There's actually a lot of other great technology news today so I'll be brief. This pretty little device is the GameBoy Micro and it's a lot smaller than it looks (think iPod Nano size). Ars Technica has a well-written review covering the most important points and the $100 price tag even tempts me to succumb to it. The Xbox 360 launch is sneaking up on us and the New York Times is finally pointing out what I've been saying all along: where are the games? Supposedly, journalists will get a closer look at some playables in the next couple of days so it had better be pretty damned good for Microsoft's sake. I'll give them props for coming up with single-use DVDs though, which could make services like Netflix even cheaper (and easer) and ease the movie industry's woes just a little. It looks like they're backing off from music though as they have ended licensing talks with some big labels because they were demanding too much in royalties. I don't know whether Microsoft is being cheap or the labels are getting greedy, but I don't think we need another online music service anyway. Lastly, Intel seems to be playing the reasonable role in the next-gen DVD war and only asks for mandatory managed copy from their Blu-ray camp to give them equal support, which means that you could copy content to your home servers if you wanted to, for example, watch something on-the-go. Now things are getting interesting.
The only movie news today is stuff I'd usually skip over in favor of more important stuff, which is good because I have immensely stupid, tedious CS 310 homework to get back to. Peter Jackson is going to be producing Halo, so there may be hope for it yet. There are some good-looking pictures from Curious George over here. If you want to get an idea of what Wallace and Grommit will be like you can check out a bunch of clips here. And the last thing is really book news: Stephen King has released a more condensed (and cheaper) novel today called The Colorado Kid and apparently it's a mystery novel. At only $6 I wish I didn't already have four of his books already on my shelf that I haven't read yet.

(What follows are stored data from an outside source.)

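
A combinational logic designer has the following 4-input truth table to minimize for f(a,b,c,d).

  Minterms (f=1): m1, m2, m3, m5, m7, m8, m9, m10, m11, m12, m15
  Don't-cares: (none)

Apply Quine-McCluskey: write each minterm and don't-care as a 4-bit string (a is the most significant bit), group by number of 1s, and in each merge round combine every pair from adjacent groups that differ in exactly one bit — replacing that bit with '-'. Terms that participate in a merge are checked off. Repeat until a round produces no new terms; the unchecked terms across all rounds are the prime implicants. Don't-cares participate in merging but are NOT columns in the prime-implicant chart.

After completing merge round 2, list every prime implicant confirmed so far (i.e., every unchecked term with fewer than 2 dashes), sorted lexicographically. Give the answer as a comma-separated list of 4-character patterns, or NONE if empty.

1-00

Round 0: 0001✓ 0010✓ 0011✓ 0101✓ 0111✓ 1000✓ 1001✓ 1010✓ 1011✓ 1100✓ 1111✓
Round 1: -001✓ -010✓ -011✓ -111✓ 0-01✓ 0-11✓ 00-1✓ 001-✓ 01-1✓ 1-00 1-11✓ 10-0✓ 10-1✓ 100-✓ 101-✓
Round 2: --11 -0-1 -01- 0--1 10--
PIs = {--11, -0-1, -01-, 0--1, 1-00, 10--}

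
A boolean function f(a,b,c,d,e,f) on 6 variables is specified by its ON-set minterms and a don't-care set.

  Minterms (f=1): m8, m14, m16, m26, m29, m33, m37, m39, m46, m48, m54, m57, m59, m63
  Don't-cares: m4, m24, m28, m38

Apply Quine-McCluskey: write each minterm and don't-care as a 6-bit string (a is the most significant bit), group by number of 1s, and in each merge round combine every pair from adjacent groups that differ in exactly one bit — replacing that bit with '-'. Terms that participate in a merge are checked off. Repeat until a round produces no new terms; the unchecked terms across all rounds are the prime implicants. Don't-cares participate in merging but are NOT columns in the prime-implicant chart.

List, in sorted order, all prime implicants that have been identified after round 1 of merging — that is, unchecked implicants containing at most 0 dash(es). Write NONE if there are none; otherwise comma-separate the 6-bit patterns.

000100

Round 0: 000100 001000✓ 001110✓ 010000✓ 011000✓ 011010✓ 011100✓ 011101✓ 100001✓ 100101✓ 100110✓ 100111✓ 101110✓ 110000✓ 110110✓ 111001✓ 111011✓ 111111✓
Round 1: -01110 -10000 0-1000 01-000 011-00 0110-0 01110- 1-0110 10-110 100-01 1001-1 10011- 111-11 1110-1
PIs = {-01110, -10000, 0-1000, 000100, 01-000, 011-00, 0110-0, 01110-, 1-0110, 10-110, 100-01, 1001-1, 10011-, 111-11, 1110-1}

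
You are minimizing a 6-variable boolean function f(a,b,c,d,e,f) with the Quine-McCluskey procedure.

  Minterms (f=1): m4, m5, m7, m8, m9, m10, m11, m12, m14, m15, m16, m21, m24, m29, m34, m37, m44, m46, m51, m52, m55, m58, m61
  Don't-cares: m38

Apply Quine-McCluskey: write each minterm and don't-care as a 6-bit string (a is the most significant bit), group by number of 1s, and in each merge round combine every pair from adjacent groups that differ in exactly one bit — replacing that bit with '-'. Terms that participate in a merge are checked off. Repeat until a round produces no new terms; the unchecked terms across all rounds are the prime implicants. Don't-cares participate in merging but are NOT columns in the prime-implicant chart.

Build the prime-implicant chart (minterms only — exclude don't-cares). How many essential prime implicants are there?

[col 0] 000100*, 000101*, 000111*, 001000*, 001001*, 001010*, 001011*, 001100*, 001110*, 001111*, 010000*, 010101*, 011000*, 011101*, 100010*, 100101*, 100110*, 101100*, 101110*, 110011*, 110100, 110111*, 111010, 111101*
[col 1] -00101, -01100*, -01110*, -11101, 0-0101, 0-1000, 00-100, 00-111, 0001-1, 00010-, 001-00*, 001-10*, 001-11*, 0010-0*, 0010-1*, 00100-*, 00101-*, 0011-0*, 00111-*, 01-000, 01-101, 10-110, 100-10, 1011-0*, 110-11
[col 2] -011-0, 001--0, 001-1-, 0010--
Prime implicants: -00101, -011-0, -11101, 0-0101, 0-1000, 00-100, 00-111, 0001-1, 00010-, 001--0, 001-1-, 0010--, 01-000, 01-101, 10-110, 100-10, 110-11, 110100, 111010
PI chart (minterm → PIs covering it):
  4 | 00-100,00010-
  5 | -00101,0-0101,0001-1,00010-
  7 | 00-111,0001-1
  8 | 0-1000,001--0,0010--
  9 | 0010--  (sole → essential)
  10 | 001--0,001-1-,0010--
  11 | 001-1-,0010--
  12 | -011-0,00-100,001--0
  14 | -011-0,001--0,001-1-
  15 | 00-111,001-1-
  16 | 01-000  (sole → essential)
  21 | 0-0101,01-101
  24 | 0-1000,01-000
  29 | -11101,01-101
  34 | 100-10  (sole → essential)
  37 | -00101  (sole → essential)
  44 | -011-0  (sole → essential)
  46 | -011-0,10-110
  51 | 110-11  (sole → essential)
  52 | 110100  (sole → essential)
  55 | 110-11  (sole → essential)
  58 | 111010  (sole → essential)
  61 | -11101  (sole → essential)
Essential prime implicants: -00101, -011-0, -11101, 0010--, 01-000, 100-10, 110-11, 110100, 111010

9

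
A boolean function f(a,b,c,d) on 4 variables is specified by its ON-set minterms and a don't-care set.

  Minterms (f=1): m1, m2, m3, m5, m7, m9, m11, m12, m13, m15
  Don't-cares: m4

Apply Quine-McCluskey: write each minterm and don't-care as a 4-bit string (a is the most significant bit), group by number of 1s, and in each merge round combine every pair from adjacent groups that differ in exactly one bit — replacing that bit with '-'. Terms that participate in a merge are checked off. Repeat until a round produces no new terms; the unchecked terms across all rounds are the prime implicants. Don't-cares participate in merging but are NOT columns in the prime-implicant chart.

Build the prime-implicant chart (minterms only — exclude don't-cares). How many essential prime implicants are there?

[col 0] 0001*, 0010*, 0011*, 0100*, 0101*, 0111*, 1001*, 1011*, 1100*, 1101*, 1111*
[col 1] -001*, -011*, -100*, -101*, -111*, 0-01*, 0-11*, 00-1*, 001-, 01-1*, 010-*, 1-01*, 1-11*, 10-1*, 11-1*, 110-*
[col 2] --01*, --11*, -0-1*, -1-1*, -10-, 0--1*, 1--1*
[col 3] ---1
Prime implicants: ---1, -10-, 001-
PI chart (minterm → PIs covering it):
  1 | ---1  (sole → essential)
  2 | 001-  (sole → essential)
  3 | ---1,001-
  5 | ---1,-10-
  7 | ---1  (sole → essential)
  9 | ---1  (sole → essential)
  11 | ---1  (sole → essential)
  12 | -10-  (sole → essential)
  13 | ---1,-10-
  15 | ---1  (sole → essential)
Essential prime implicants: ---1, -10-, 001-

3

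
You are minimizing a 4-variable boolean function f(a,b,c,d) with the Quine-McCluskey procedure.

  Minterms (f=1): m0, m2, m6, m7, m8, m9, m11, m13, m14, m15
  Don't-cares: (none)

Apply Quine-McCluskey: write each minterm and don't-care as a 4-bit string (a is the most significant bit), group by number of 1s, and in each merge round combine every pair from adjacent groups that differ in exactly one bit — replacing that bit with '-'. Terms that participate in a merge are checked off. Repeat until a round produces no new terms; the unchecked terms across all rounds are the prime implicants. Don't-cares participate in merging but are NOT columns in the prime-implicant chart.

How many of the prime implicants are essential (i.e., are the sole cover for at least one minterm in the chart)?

2

[col 0] 0000*, 0010*, 0110*, 0111*, 1000*, 1001*, 1011*, 1101*, 1110*, 1111*
[col 1] -000, -110*, -111*, 0-10, 00-0, 011-*, 1-01*, 1-11*, 10-1*, 100-, 11-1*, 111-*
[col 2] -11-, 1--1
Prime implicants: -000, -11-, 0-10, 00-0, 1--1, 100-
PI chart (minterm → PIs covering it):
  0 | -000,00-0
  2 | 0-10,00-0
  6 | -11-,0-10
  7 | -11-  (sole → essential)
  8 | -000,100-
  9 | 1--1,100-
  11 | 1--1  (sole → essential)
  13 | 1--1  (sole → essential)
  14 | -11-  (sole → essential)
  15 | -11-,1--1
Essential prime implicants: -11-, 1--1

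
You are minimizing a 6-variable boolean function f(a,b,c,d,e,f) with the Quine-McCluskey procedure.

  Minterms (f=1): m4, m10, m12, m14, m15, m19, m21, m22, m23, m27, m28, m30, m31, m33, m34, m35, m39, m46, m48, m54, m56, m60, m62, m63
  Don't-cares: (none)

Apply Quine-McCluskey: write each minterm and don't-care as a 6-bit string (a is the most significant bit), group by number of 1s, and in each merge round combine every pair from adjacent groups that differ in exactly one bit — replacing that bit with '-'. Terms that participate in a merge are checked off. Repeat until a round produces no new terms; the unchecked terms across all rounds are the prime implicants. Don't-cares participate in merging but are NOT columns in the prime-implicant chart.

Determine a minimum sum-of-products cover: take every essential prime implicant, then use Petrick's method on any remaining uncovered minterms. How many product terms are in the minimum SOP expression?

size-2^0 implicants → 000100(✓)  001010(✓)  001100(✓)  001110(✓)  001111(✓)  010011(✓)  010101(✓)  010110(✓)  010111(✓)  011011(✓)  011100(✓)  011110(✓)  011111(✓)  100001(✓)  100010(✓)  100011(✓)  100111(✓)  101110(✓)  110000(✓)  110110(✓)  111000(✓)  111100(✓)  111110(✓)  111111(✓)
size-2^1 implicants → -01110(✓)  -10110(✓)  -11100(✓)  -11110(✓)  -11111(✓)  0-1100(✓)  0-1110(✓)  0-1111(✓)  00-100  001-10  0011-0(✓)  00111-(✓)  01-011(✓)  01-110(✓)  01-111(✓)  010-11(✓)  0101-1  01011-(✓)  011-11(✓)  0111-0(✓)  01111-(✓)  1-1110(✓)  100-11  1000-1  10001-  11-000  11-110(✓)  111-00  1111-0(✓)  11111-(✓)
size-2^2 implicants → --1110  -1-110  -111-0  -1111-  0-11-0  0-111-  01--11  01-11-
Unchecked terms (primes): --1110, -1-110, -111-0, -1111-, 0-11-0, 0-111-, 00-100, 001-10, 01--11, 01-11-, 0101-1, 100-11, 1000-1, 10001-, 11-000, 111-00
Minterm coverage:
  m4 ⊆ 00-100 [E]
  m10 ⊆ 001-10 [E]
  m12 ⊆ 0-11-0,00-100
  m14 ⊆ --1110,0-11-0,0-111-,001-10
  m15 ⊆ 0-111- [E]
  m19 ⊆ 01--11 [E]
  m21 ⊆ 0101-1 [E]
  m22 ⊆ -1-110,01-11-
  m23 ⊆ 01--11,01-11-,0101-1
  m27 ⊆ 01--11 [E]
  m28 ⊆ -111-0,0-11-0
  m30 ⊆ --1110,-1-110,-111-0,-1111-,0-11-0,0-111-,01-11-
  m31 ⊆ -1111-,0-111-,01--11,01-11-
  m33 ⊆ 1000-1 [E]
  m34 ⊆ 10001- [E]
  m35 ⊆ 100-11,1000-1,10001-
  m39 ⊆ 100-11 [E]
  m46 ⊆ --1110 [E]
  m48 ⊆ 11-000 [E]
  m54 ⊆ -1-110 [E]
  m56 ⊆ 11-000,111-00
  m60 ⊆ -111-0,111-00
  m62 ⊆ --1110,-1-110,-111-0,-1111-
  m63 ⊆ -1111- [E]
E = {--1110, -1-110, -1111-, 0-111-, 00-100, 001-10, 01--11, 0101-1, 100-11, 1000-1, 10001-, 11-000}
Petrick residual → -111-0
Cover = cdef' + bdef' + bcdf' + bcde + a'cde + a'b'de'f' + a'b'cef' + a'bef + a'bc'df + ab'c'ef + ab'c'd'f + ab'c'd'e + abd'e'f'  |cover|=13

13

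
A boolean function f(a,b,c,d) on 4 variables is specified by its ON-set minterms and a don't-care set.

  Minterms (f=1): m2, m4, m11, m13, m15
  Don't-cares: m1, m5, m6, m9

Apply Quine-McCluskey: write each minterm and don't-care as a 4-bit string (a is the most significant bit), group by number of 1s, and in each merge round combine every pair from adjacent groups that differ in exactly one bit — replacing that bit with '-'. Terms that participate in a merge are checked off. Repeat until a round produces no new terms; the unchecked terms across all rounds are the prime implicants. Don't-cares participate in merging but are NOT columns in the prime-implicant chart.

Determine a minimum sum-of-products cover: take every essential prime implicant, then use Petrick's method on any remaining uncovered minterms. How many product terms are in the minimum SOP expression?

3

[col 0] 0001*, 0010*, 0100*, 0101*, 0110*, 1001*, 1011*, 1101*, 1111*
[col 1] -001*, -101*, 0-01*, 0-10, 01-0, 010-, 1-01*, 1-11*, 10-1*, 11-1*
[col 2] --01, 1--1
Prime implicants: --01, 0-10, 01-0, 010-, 1--1
PI chart (minterm → PIs covering it):
  2 | 0-10  (sole → essential)
  4 | 01-0,010-
  11 | 1--1  (sole → essential)
  13 | --01,1--1
  15 | 1--1  (sole → essential)
Essential prime implicants: 0-10, 1--1
Petrick residual → 01-0
Minimum SOP uses 3 PIs: a'cd' + a'bd' + ad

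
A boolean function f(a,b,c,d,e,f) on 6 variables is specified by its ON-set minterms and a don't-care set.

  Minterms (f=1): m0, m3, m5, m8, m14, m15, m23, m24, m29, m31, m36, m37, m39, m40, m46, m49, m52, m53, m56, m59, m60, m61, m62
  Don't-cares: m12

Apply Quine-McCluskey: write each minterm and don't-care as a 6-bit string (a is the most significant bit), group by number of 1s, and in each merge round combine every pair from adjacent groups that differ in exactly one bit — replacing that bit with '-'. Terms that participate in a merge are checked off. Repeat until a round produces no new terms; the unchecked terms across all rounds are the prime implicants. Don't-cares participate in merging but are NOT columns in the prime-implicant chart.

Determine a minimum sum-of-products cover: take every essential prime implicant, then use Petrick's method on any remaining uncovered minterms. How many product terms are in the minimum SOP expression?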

Now for a difficult Ten on Tuesday because I haven't been to the movies in a while:
10 Best Movies You've Seen Lately
10) The Village (I had low expectations at first)
9) Half Baked
8) Better Luck Tomorrow (rewatch)
7) Fight Club (rewatch)
6) Reservoir Dogs (rewatch)
5) Sin City
4) Wedding Crashers
3) Cinderella Man
2) Charlie and the Chocolate Factory
1) Batman Begins (duh)
It's a sad list because I've been too busy to watch the movies I really, really want to watch.